Para Moraes, o intuito principal do afastamento é fomentar a construção de laços afetivos entre os responsáveis e os filhos, invalidando justificativas para prazos desiguais.

"Se a Constituição encerrou de vez qualquer diferenciação de filhos adotivos e naturais, todos são filhos. Se todos são filhos, a mãe é mãe de todos, a licença-maternidade deve ser idêntica para todos", declarou.

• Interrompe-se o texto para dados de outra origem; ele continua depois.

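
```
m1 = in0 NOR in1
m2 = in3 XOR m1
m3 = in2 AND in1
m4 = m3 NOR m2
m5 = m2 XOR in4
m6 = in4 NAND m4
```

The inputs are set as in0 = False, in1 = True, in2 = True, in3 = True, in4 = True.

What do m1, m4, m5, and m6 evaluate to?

m1 = in0 NOR in1 = False NOR True = False
m2 = in3 XOR m1 = True XOR False = True
m3 = in2 AND in1 = True AND True = True
m4 = m3 NOR m2 = True NOR True = False
m5 = m2 XOR in4 = True XOR True = False
m6 = in4 NAND m4 = True NAND False = True

m1 = False  m4 = False  m5 = False  m6 = True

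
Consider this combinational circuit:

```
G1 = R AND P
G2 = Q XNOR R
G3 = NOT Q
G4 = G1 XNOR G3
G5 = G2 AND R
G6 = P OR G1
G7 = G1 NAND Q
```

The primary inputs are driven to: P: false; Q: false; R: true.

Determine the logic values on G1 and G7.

G1 = R AND P = true AND false = false
G7 = G1 NAND Q = false NAND false = true

G1 = false  G7 = true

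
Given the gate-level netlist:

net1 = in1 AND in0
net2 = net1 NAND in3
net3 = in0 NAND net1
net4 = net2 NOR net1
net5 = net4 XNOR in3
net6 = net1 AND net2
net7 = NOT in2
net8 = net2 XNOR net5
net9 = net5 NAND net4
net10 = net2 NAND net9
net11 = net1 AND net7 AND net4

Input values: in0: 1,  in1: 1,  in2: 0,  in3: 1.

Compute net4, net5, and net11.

net1 = in1 AND in0 = 1 AND 1 = 1
net2 = net1 NAND in3 = 1 NAND 1 = 0
net4 = net2 NOR net1 = 0 NOR 1 = 0
net5 = net4 XNOR in3 = 0 XNOR 1 = 0
net7 = NOT in2 = NOT 0 = 1
net11 = net1 AND net7 AND net4 = 1 AND 1 AND 0 = 0

net4 = 0, net5 = 0, net11 = 0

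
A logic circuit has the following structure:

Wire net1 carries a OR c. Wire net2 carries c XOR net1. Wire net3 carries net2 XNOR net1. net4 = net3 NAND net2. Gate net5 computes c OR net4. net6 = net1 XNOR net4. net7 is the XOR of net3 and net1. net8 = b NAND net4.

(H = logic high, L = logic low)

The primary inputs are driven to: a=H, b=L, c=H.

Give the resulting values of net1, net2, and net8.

net1 = H, net2 = L, net8 = H

net1 = a OR c = H OR H = H
net2 = c XOR net1 = H XOR H = L
net3 = net2 XNOR net1 = L XNOR H = L
net4 = net3 NAND net2 = L NAND L = H
net8 = b NAND net4 = L NAND H = H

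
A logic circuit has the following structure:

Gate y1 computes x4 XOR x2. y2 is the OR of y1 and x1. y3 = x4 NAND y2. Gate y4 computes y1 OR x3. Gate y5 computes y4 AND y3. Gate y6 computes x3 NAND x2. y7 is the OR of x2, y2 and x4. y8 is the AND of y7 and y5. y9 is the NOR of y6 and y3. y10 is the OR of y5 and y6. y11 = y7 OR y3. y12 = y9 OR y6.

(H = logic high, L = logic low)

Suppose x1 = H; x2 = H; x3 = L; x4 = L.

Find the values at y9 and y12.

y1 = x4 XOR x2 = L XOR H = H
y2 = y1 OR x1 = H OR H = H
y3 = x4 NAND y2 = L NAND H = H
y6 = x3 NAND x2 = L NAND H = H
y9 = y6 NOR y3 = H NOR H = L
y12 = y9 OR y6 = L OR H = H

y9 = L  y12 = H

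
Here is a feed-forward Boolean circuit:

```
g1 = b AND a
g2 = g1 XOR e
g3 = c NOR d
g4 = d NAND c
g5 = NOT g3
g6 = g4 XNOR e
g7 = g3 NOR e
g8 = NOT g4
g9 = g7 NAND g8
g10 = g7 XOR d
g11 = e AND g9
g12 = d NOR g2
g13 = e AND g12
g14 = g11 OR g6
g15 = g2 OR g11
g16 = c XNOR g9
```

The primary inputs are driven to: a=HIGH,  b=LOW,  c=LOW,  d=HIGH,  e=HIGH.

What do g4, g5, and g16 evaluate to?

g3 = c NOR d = LOW NOR HIGH = LOW
g4 = d NAND c = HIGH NAND LOW = HIGH
g5 = NOT g3 = NOT LOW = HIGH
g7 = g3 NOR e = LOW NOR HIGH = LOW
g8 = NOT g4 = NOT HIGH = LOW
g9 = g7 NAND g8 = LOW NAND LOW = HIGH
g16 = c XNOR g9 = LOW XNOR HIGH = LOW

g4 = HIGH  g5 = HIGH  g16 = LOW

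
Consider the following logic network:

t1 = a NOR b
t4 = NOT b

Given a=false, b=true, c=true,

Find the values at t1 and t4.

t1 = false, t4 = false

t1 = false NOR true = false
t4 = NOT true = false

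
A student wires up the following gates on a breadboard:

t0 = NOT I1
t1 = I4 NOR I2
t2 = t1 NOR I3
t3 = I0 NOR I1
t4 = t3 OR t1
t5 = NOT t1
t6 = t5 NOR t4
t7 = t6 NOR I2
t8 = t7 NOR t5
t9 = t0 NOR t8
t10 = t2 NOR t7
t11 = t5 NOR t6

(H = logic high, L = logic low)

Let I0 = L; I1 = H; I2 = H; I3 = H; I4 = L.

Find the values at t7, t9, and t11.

t0 = NOT I1 = NOT H = L
t1 = I4 NOR I2 = L NOR H = L
t3 = I0 NOR I1 = L NOR H = L
t4 = t3 OR t1 = L OR L = L
t5 = NOT t1 = NOT L = H
t6 = t5 NOR t4 = H NOR L = L
t7 = t6 NOR I2 = L NOR H = L
t8 = t7 NOR t5 = L NOR H = L
t9 = t0 NOR t8 = L NOR L = H
t11 = t5 NOR t6 = H NOR L = L

t7 = L, t9 = H, t11 = L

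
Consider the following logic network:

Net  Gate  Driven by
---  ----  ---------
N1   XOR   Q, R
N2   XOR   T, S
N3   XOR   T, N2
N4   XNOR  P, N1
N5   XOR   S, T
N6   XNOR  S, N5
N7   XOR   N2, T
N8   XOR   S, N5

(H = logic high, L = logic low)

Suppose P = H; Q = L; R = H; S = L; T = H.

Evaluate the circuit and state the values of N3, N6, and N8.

N3 = L; N6 = L; N8 = H

N2 = T XOR S = H XOR L = H
N3 = T XOR N2 = H XOR H = L
N5 = S XOR T = L XOR H = H
N6 = S XNOR N5 = L XNOR H = L
N8 = S XOR N5 = L XOR H = H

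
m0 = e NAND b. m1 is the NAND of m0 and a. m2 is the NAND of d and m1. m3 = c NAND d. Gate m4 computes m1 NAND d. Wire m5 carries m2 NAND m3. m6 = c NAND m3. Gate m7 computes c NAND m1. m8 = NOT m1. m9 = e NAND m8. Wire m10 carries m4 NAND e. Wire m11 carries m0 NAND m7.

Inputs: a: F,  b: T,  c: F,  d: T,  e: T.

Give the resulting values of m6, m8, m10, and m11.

m6 = T, m8 = F, m10 = T, m11 = T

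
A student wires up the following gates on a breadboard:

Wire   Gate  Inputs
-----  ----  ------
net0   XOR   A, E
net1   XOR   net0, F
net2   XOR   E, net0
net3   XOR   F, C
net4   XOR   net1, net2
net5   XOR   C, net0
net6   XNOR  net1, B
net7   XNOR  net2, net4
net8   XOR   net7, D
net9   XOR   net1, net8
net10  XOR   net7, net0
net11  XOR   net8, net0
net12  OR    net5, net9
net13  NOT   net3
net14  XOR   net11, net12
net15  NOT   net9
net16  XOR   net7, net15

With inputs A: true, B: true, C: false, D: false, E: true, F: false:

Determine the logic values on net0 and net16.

net0 = A XOR E = true XOR true = false
net1 = net0 XOR F = false XOR false = false
net2 = E XOR net0 = true XOR false = true
net4 = net1 XOR net2 = false XOR true = true
net7 = net2 XNOR net4 = true XNOR true = true
net8 = net7 XOR D = true XOR false = true
net9 = net1 XOR net8 = false XOR true = true
net15 = NOT net9 = NOT true = false
net16 = net7 XOR net15 = true XOR false = true

net0 = false, net16 = true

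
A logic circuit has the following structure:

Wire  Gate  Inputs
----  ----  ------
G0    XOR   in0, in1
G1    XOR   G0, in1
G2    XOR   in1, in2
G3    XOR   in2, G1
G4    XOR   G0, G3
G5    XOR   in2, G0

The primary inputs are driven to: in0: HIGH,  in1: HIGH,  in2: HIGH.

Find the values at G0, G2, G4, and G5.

G0 = LOW  G2 = LOW  G4 = LOW  G5 = HIGH

G0 = in0 XOR in1 = HIGH XOR HIGH = LOW
G1 = G0 XOR in1 = LOW XOR HIGH = HIGH
G2 = in1 XOR in2 = HIGH XOR HIGH = LOW
G3 = in2 XOR G1 = HIGH XOR HIGH = LOW
G4 = G0 XOR G3 = LOW XOR LOW = LOW
G5 = in2 XOR G0 = HIGH XOR LOW = HIGH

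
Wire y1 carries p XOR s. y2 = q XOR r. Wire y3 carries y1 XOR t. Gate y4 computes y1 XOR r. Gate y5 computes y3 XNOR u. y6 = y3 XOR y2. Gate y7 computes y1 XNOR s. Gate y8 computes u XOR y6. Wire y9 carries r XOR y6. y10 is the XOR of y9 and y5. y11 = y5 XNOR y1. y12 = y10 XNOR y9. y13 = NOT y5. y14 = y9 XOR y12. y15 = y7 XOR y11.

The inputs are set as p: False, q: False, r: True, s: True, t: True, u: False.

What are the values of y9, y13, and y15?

y9 = False; y13 = False; y15 = False

y1 = p XOR s = False XOR True = True
y2 = q XOR r = False XOR True = True
y3 = y1 XOR t = True XOR True = False
y5 = y3 XNOR u = False XNOR False = True
y6 = y3 XOR y2 = False XOR True = True
y7 = y1 XNOR s = True XNOR True = True
y9 = r XOR y6 = True XOR True = False
y11 = y5 XNOR y1 = True XNOR True = True
y13 = NOT y5 = NOT True = False
y15 = y7 XOR y11 = True XOR True = False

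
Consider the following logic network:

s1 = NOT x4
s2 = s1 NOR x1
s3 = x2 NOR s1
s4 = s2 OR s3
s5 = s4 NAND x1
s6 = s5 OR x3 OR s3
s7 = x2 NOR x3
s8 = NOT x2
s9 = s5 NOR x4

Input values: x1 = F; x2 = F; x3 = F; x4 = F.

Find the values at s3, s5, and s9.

s1 = NOT x4 = NOT F = T
s2 = s1 NOR x1 = T NOR F = F
s3 = x2 NOR s1 = F NOR T = F
s4 = s2 OR s3 = F OR F = F
s5 = s4 NAND x1 = F NAND F = T
s9 = s5 NOR x4 = T NOR F = F

s3 = F; s5 = T; s9 = F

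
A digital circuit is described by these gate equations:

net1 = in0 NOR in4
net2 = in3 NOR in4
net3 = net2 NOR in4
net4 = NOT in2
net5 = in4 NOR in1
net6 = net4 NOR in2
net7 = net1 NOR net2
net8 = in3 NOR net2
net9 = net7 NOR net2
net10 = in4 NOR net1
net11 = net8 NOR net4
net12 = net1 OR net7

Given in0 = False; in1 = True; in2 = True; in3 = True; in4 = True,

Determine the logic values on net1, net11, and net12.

net1 = False; net11 = True; net12 = True

net1 = in0 NOR in4 = False NOR True = False
net2 = in3 NOR in4 = True NOR True = False
net4 = NOT in2 = NOT True = False
net7 = net1 NOR net2 = False NOR False = True
net8 = in3 NOR net2 = True NOR False = False
net11 = net8 NOR net4 = False NOR False = True
net12 = net1 OR net7 = False OR True = True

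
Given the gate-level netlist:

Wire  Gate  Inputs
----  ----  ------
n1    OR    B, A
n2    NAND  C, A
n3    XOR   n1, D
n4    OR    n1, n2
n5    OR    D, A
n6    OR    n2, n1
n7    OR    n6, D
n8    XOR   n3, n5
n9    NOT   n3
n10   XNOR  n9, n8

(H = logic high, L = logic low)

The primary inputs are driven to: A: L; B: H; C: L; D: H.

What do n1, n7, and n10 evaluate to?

n1 = H, n7 = H, n10 = H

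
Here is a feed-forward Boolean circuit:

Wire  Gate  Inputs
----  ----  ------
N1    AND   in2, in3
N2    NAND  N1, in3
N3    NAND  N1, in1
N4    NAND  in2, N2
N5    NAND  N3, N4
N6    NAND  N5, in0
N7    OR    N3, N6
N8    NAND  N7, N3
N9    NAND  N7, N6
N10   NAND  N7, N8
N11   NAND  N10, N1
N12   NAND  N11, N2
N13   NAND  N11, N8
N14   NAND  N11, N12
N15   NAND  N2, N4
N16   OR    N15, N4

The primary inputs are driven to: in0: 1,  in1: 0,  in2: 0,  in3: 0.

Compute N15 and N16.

N1 = in2 AND in3 = 0 AND 0 = 0
N2 = N1 NAND in3 = 0 NAND 0 = 1
N4 = in2 NAND N2 = 0 NAND 1 = 1
N15 = N2 NAND N4 = 1 NAND 1 = 0
N16 = N15 OR N4 = 0 OR 1 = 1

N15 = 0, N16 = 1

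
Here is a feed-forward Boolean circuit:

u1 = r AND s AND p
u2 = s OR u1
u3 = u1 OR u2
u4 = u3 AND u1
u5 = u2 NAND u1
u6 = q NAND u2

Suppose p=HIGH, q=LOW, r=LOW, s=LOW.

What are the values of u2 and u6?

u2 = LOW, u6 = HIGH

u1 = r AND s AND p = LOW AND LOW AND HIGH = LOW
u2 = s OR u1 = LOW OR LOW = LOW
u6 = q NAND u2 = LOW NAND LOW = HIGH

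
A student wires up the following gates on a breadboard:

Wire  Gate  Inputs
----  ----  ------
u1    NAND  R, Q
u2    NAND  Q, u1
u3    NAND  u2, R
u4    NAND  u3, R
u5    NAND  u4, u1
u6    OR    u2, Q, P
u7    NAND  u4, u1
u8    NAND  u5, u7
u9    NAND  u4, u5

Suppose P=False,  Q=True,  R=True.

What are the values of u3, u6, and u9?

u1 = R NAND Q = True NAND True = False
u2 = Q NAND u1 = True NAND False = True
u3 = u2 NAND R = True NAND True = False
u4 = u3 NAND R = False NAND True = True
u5 = u4 NAND u1 = True NAND False = True
u6 = u2 OR Q OR P = True OR True OR False = True
u9 = u4 NAND u5 = True NAND True = False

u3 = False, u6 = True, u9 = False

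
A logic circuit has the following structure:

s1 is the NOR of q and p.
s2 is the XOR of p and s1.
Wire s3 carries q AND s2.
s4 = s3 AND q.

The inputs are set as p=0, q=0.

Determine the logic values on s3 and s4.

s3 = 0  s4 = 0

s1 = q NOR p = 0 NOR 0 = 1
s2 = p XOR s1 = 0 XOR 1 = 1
s3 = q AND s2 = 0 AND 1 = 0
s4 = s3 AND q = 0 AND 0 = 0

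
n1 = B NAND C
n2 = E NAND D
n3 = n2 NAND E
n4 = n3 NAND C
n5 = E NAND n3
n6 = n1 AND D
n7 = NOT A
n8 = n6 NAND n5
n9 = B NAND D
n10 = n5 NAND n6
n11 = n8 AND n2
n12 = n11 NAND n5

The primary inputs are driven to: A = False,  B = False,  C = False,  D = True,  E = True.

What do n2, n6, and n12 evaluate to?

n1 = B NAND C = False NAND False = True
n2 = E NAND D = True NAND True = False
n3 = n2 NAND E = False NAND True = True
n5 = E NAND n3 = True NAND True = False
n6 = n1 AND D = True AND True = True
n8 = n6 NAND n5 = True NAND False = True
n11 = n8 AND n2 = True AND False = False
n12 = n11 NAND n5 = False NAND False = True

n2 = False; n6 = True; n12 = True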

Acompanhamento do plenário

Os ministros Flávio Dino, Dias Toffoli e Cármen Lúcia votaram junto com o relator. Após essas manifestações, a sessão foi interrompida e tem retomada prevista para a próxima semana.

Contexto da ação

A demanda foi apresentada pela PGR em outubro de 2023. O intuito é estender as regras benéficas da Consolidação das Leis do Trabalho para servidoras públicas federais e funcionárias do Ministério Público, que hoje enfrentam prazos menores em casos de adoção.

Para o órgão acusador, impor tratamento divergente com base no regime de contratação da trabalhadora fere a Constituição Federal.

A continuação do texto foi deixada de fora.